Among some savage peoples it is the seducer only who suffers, whilst the unfaithful wife escapes without punishment.[179] Jealousy, in the first place, turns against the rival, and the seducer is the dishonourer and the thief. But, as a general rule, the unfaithful wife is also looked upon as an offender, and the punishment falls on both. She is discarded, beaten, or ill-treated in some way or other, and not infrequently she is killed. Often, too, she is disfigured by her enraged husband, so that no man may fall in love with her ever after.[180] Indeed, so strong is the idea that a wife belongs exclusively to her husband, that among several peoples she has to die with him;[181] and frequently a widow is prohibited from remarrying either for ever or for a certain period after the husband’s death.[182] In ancient Peru widows generally continued to live single, as “this virtue was much commended in their laws and ordinances.”[183] Nor is it in China considered proper for a woman to contract a second marriage after her husband’s death, and a lady of rank, by doing so, exposes herself to a penalty of eighty blows.[184] “As a faithful minister does not serve two lords, neither may a faithful woman marry a second husband”—this is to the Chinese a principle of life, a maxim generally received as gospel.[185] Among so-called Aryan peoples the ancient custom which ordained sacrifice of widows survived in the prohibitions issued against their marrying a second time.[186] Even now the bare mention of a second marriage for a Hindu woman would be considered the greatest of insults, and, if she married again, “she would be hunted out of society, and no decent person would venture at any time to have the slightest intercourse with her.”[187] In Greece[188] and Rome[189] a widow’s remarriage was regarded as an insult to her former husband; and so it is still regarded among the Southern Slavs.[190] The early Christians, especially the Montanists and Novatians, strongly disapproved of second marriages by persons of either sex;[191] a second marriage was described by them as a “kind of fornication,”[192] or as a “specious adultery.”[193] It was looked upon as a manifest sign of incontinence, and also as inconsistent with the doctrine that marriage is an emblem of the union of Christ with the Church.[194]

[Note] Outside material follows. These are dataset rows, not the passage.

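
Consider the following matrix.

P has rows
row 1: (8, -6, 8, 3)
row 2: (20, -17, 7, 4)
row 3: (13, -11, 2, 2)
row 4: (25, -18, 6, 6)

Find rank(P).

Row reduce to echelon form.
R2 ← R2 − (5/2)·R1: [0, -2, -13, -7/2]
R3 ← R3 − (13/8)·R1: [0, -5/4, -11, -23/8]
R4 ← R4 − (25/8)·R1: [0, 3/4, -19, -27/8]
R3 ← R3 − (5/8)·R2: [0, 0, -23/8, -11/16]
R4 ← R4 + (3/8)·R2: [0, 0, -191/8, -75/16]
R4 ← R4 − (191/23)·R3: [0, 0, 0, 47/46]
Echelon form has 4 nonzero rows, so rank(P) = 4.

4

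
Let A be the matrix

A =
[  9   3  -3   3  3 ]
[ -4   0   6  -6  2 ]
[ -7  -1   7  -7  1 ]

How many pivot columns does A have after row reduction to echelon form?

Row reduce to echelon form.
R2 ← R2 + (4/9)·R1: [0, 4/3, 14/3, -14/3, 10/3]
R3 ← R3 + (7/9)·R1: [0, 4/3, 14/3, -14/3, 10/3]
R3 ← R3 − R2: [0, 0, 0, 0, 0]
Echelon form has 2 nonzero rows, so rank(A) = 2.
Each nonzero row contributes one pivot column: 2 pivot columns.

2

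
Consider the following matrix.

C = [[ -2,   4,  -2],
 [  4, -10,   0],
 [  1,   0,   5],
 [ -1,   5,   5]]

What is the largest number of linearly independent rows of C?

Row reduce to echelon form.
R2 ← R2 + (2)·R1: [0, -2, -4]
R3 ← R3 + (1/2)·R1: [0, 2, 4]
R4 ← R4 − (1/2)·R1: [0, 3, 6]
R3 ← R3 + R2: [0, 0, 0]
R4 ← R4 + (3/2)·R2: [0, 0, 0]
Echelon form has 2 nonzero rows, so rank(C) = 2.
The rank gives the maximum number of linearly independent rows: 2.

2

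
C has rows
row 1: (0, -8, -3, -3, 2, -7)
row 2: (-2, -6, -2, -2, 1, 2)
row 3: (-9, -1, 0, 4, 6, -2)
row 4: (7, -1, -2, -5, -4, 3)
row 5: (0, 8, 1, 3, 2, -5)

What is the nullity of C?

2

Row reduce to echelon form.
Swap R1 ↔ R2
R3 ← R3 − (9/2)·R1: [0, 26, 9, 13, 3/2, -11]
R4 ← R4 + (7/2)·R1: [0, -22, -9, -12, -1/2, 10]
R3 ← R3 + (13/4)·R2: [0, 0, -3/4, 13/4, 8, -135/4]
R4 ← R4 − (11/4)·R2: [0, 0, -3/4, -15/4, -6, 117/4]
R5 ← R5 + R2: [0, 0, -2, 0, 4, -12]
R4 ← R4 − R3: [0, 0, 0, -7, -14, 63]
R5 ← R5 − (8/3)·R3: [0, 0, 0, -26/3, -52/3, 78]
R5 ← R5 − (26/21)·R4: [0, 0, 0, 0, 0, 0]
4 nonzero rows, so rank(C) = 4.
C has 6 columns; by rank–nullity, nullity = 6 − 4 = 2.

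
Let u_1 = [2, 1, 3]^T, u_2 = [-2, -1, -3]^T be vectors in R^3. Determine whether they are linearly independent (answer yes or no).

no

Form the matrix with these vectors as rows and row reduce.
R2 ← R2 + R1: [0, 0, 0]
1 nonzero row, so the 2 vectors span a space of dimension 1.
Since 1 < 2, the vectors are linearly dependent.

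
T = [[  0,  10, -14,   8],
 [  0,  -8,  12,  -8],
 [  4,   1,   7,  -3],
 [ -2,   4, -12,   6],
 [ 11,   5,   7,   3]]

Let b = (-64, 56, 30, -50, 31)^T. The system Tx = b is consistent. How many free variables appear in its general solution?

Row reduce the augmented matrix [T | b].
Swap R1 ↔ R3
R4 ← R4 + (1/2)·R1: [0, 9/2, -17/2, 9/2, -35]
R5 ← R5 − (11/4)·R1: [0, 9/4, -49/4, 45/4, -103/2]
R3 ← R3 + (5/4)·R2: [0, 0, 1, -2, 6]
R4 ← R4 + (9/16)·R2: [0, 0, -7/4, 0, -7/2]
R5 ← R5 + (9/32)·R2: [0, 0, -71/8, 9, -143/4]
R4 ← R4 + (7/4)·R3: [0, 0, 0, -7/2, 7]
R5 ← R5 + (71/8)·R3: [0, 0, 0, -35/4, 35/2]
R5 ← R5 − (5/2)·R4: [0, 0, 0, 0, 0]
The echelon form has 4 nonzero rows, and every pivot lies in the first 4 columns, so rank(T) = rank([T|b]) = 4.
The system is consistent.
Free variables = (unknowns) − (rank) = 4 − 4 = 0.

0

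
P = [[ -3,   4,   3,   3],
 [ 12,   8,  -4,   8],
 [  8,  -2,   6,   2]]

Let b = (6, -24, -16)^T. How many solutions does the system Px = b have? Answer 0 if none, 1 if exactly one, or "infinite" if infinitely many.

Row reduce the augmented matrix [P | b].
R2 ← R2 + (4)·R1: [0, 24, 8, 20, 0]
R3 ← R3 + (8/3)·R1: [0, 26/3, 14, 10, 0]
R3 ← R3 − (13/36)·R2: [0, 0, 100/9, 25/9, 0]
The echelon form has 3 nonzero rows, and every pivot lies in the first 4 columns, so rank(P) = rank([P|b]) = 3.
The system is consistent.
rank = 3 < 4 unknowns, so there are infinitely many solutions.

infinite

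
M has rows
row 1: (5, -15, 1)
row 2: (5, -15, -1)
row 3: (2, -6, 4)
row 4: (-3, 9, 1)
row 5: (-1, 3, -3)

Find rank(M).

Row reduce to echelon form.
R2 ← R2 − R1: [0, 0, -2]
R3 ← R3 − (2/5)·R1: [0, 0, 18/5]
R4 ← R4 + (3/5)·R1: [0, 0, 8/5]
R5 ← R5 + (1/5)·R1: [0, 0, -14/5]
R3 ← R3 + (9/5)·R2: [0, 0, 0]
R4 ← R4 + (4/5)·R2: [0, 0, 0]
R5 ← R5 − (7/5)·R2: [0, 0, 0]
Echelon form has 2 nonzero rows, so rank(M) = 2.

2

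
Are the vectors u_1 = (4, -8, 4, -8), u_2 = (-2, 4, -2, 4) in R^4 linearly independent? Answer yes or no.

Form the matrix with these vectors as rows and row reduce.
R2 ← R2 + (1/2)·R1: [0, 0, 0, 0]
1 nonzero row, so the 2 vectors span a space of dimension 1.
Since 1 < 2, the vectors are linearly dependent.

no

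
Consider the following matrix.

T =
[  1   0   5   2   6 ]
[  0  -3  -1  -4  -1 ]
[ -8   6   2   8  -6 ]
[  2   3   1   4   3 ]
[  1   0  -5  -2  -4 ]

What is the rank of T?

3

Row reduce to echelon form.
R3 ← R3 + (8)·R1: [0, 6, 42, 24, 42]
R4 ← R4 − (2)·R1: [0, 3, -9, 0, -9]
R5 ← R5 − R1: [0, 0, -10, -4, -10]
R3 ← R3 + (2)·R2: [0, 0, 40, 16, 40]
R4 ← R4 + R2: [0, 0, -10, -4, -10]
R4 ← R4 + (1/4)·R3: [0, 0, 0, 0, 0]
R5 ← R5 + (1/4)·R3: [0, 0, 0, 0, 0]
Echelon form has 3 nonzero rows, so rank(T) = 3.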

[179] Westermarck, op. cit. p. 122. Macpherson, Memorials of Service in India, p. 133 (Kandhs). Batchelor, Ainu of Japan, p. 189 sq. Scaramucci and Giglioli, ‘Notizie sui Danakil,’ in Archivio per l’antropologia e la etnologia, xiv. 26.

[180] Westermarck, op. cit. p. 122.

[181] Ibid. p. 125 sq. Supra, [i. 472 sqq.]

[182] Westermarck, History of Human Marriage, p. 127 sqq.